Era, pues, urgente encontrar salida a aquella crisis. Y, a este efecto, en febrero de 1411 se reunió una asamblea en Calatayud, que se disolvió en mayo sin haber llegado a ningún resultado. Se propuso entonces que los tres estados (Aragón, Valencia y Cataluña) convocaran un parlamento en lugares próximos entre sí, para facilitar la comunicación y buscar la salida de aquel laberinto político, un laberinto que dejaba, por ejemplo, lastres violentos, fruto de ajustes de cuentas, como fue el caso del asesinato tan conocido del arzobispo de Zaragoza, D. García Fernández de Heredia.

Tal fue el origen de la segunda asamblea, subsiguiente a la de Calatayud, convocada en Alcañiz a partir del 2 de septiembre de 1411 y a la que acudieron los procuradores en medio de un clima de enfrentamiento. Siguiendo el ejemplo del parlamento aragonés, el parlamento catalán sería trasladado a Tortosa y el valenciano se asentaría en Vinaroz, siempre, obviamente, con el fin de mantenerse cerca unos de otros para intercambiar embajadas y poder estudiar soluciones más fácilmente. Esta política de diálogo interparlamentario, rápida y constante, culminó con la propuesta sugerida por el cardenal aragonés Pedro Martínez de Luna o Papa en Avignon, Benedicto XIII, de nombrar nueve compromisarios, tres por cada uno de los estados, que designaran al rey por mayoría cualificada de seis votos, entre los que se habría de contar al menos el de un compromisario de cada uno de los parlamentos.

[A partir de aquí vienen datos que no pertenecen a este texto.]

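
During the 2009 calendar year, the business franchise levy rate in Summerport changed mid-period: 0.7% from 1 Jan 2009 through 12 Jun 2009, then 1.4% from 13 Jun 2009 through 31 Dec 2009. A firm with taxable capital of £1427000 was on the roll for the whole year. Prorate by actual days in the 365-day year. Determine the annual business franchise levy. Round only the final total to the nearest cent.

1 Jan – 12 Jun 2009: 163 days at 0.7% → £1427000 × 0.7% × 163/365 = £4460.8411
13 Jun – 31 Dec 2009: 202 days at 1.4% → £1427000 × 1.4% × 202/365 = £11056.3178
Total = £15517.1589

£15517.16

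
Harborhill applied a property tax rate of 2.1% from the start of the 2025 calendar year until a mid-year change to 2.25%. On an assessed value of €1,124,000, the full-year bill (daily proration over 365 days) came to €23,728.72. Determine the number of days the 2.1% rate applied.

Let d = days at the first rate; then 365 − d days at the second rate.
€1,124,000 × [2.1%·d + 2.25%·(365−d)] / 365 = €23,728.72
Solving gives d = 338, so the new rate took effect on 5 Dec 2025.

338 days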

Pues bien, aceptado y puesto en práctica este modo de proceder, el 15 de febrero de 1412 se llegó a la firma de la “Concordia de Alcañiz”, la cual depositaba la potestad para elegir a un nuevo soberano en las manos de Bernat de Gualbes, Guillem de Vallseca y Pere de Çagarriga, arzobispo de Tarragona. Esto por parte de Cataluña.

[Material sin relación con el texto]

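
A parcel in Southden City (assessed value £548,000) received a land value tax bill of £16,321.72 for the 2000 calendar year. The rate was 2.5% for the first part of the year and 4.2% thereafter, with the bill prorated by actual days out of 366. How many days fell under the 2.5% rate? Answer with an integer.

Let d = days at the first rate; then 366 − d days at the second rate.
£548,000 × [2.5%·d + 4.2%·(366−d)] / 366 = £16,321.72
Solving gives d = 263, so the new rate took effect on September 20, 2000.

263 days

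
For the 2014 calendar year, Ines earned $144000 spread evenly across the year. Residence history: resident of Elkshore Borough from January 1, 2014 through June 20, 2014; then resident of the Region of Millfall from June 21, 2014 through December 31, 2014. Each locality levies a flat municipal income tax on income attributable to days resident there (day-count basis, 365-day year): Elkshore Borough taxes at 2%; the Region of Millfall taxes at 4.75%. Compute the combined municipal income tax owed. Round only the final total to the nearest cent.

Elkshore Borough, January 1 – June 20, 2014: 171 days → $144000 × 2% × 171/365 = $1349.2603
The Region of Millfall, June 21 – December 31, 2014: 194 days → $144000 × 4.75% × 194/365 = $3635.5068
Total = $4984.7671

$4984.77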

Por parte de Valencia, los electores serían los hermanos Vicente y Bonifacio Ferrer, y Ginés de Rabaça, quien, al final, fue sustituido por Pere Bertran, al ser declarado aquél mentalmente incapaz. Y, por parte aragonesa, los compromisarios elegidos serían Francés de Aranda, Berenguer de Bardaxi y Domingo Ram, obispo de Huesca.

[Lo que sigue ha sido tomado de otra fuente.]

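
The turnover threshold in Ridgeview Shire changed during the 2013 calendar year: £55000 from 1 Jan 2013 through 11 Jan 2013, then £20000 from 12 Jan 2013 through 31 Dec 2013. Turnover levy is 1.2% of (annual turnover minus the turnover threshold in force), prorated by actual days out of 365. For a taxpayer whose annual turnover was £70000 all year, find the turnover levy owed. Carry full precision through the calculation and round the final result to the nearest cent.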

Estos nueve hombres constituían un grupo de eclesiásticos, juristas y ciudadanos de indudable prestigio y de amplia experiencia jurídica. En su calidad de compromisarios, se reunieron en Caspe desde el 18 de abril de 1412 y estudiaron allí las alegaciones de los pretendientes durante más de dos meses. Por fin, el 28 de junio de aquel año, el P. dominico Vicente Ferrer, por encargo de sus compañeros, hizo público ante el majestuoso pórtico de la iglesia parroquial de Caspe el resultado de la votación tenida cinco días antes. De ahí que tal resolución tomara el nombre de “Compromiso de Caspe”.

El resultado de aquella sentencia arbitral fue el que sigue: El castellano-aragonés Fernando de Antequera obtuvo los tres votos aragoneses, los votos de los valencianos Vicente y Bonifacio Ferrer, hermanos biológicos, y el voto de Bernat Gualbes, representante del grupo catalán, mientras que Pere Bertran se abstenía, al no haber podido participar plenamente en las deliberaciones, y Pere Çagarriga y Guillem de Vallseca se decantaban por Jaime de Urgel, con diversos matices.

El sucesor de Martín I el Humano fue así Fernando de Antequera. Con su advenimiento, quedaba entronizada en Aragón la rama bastarda castellana de los Trastámara.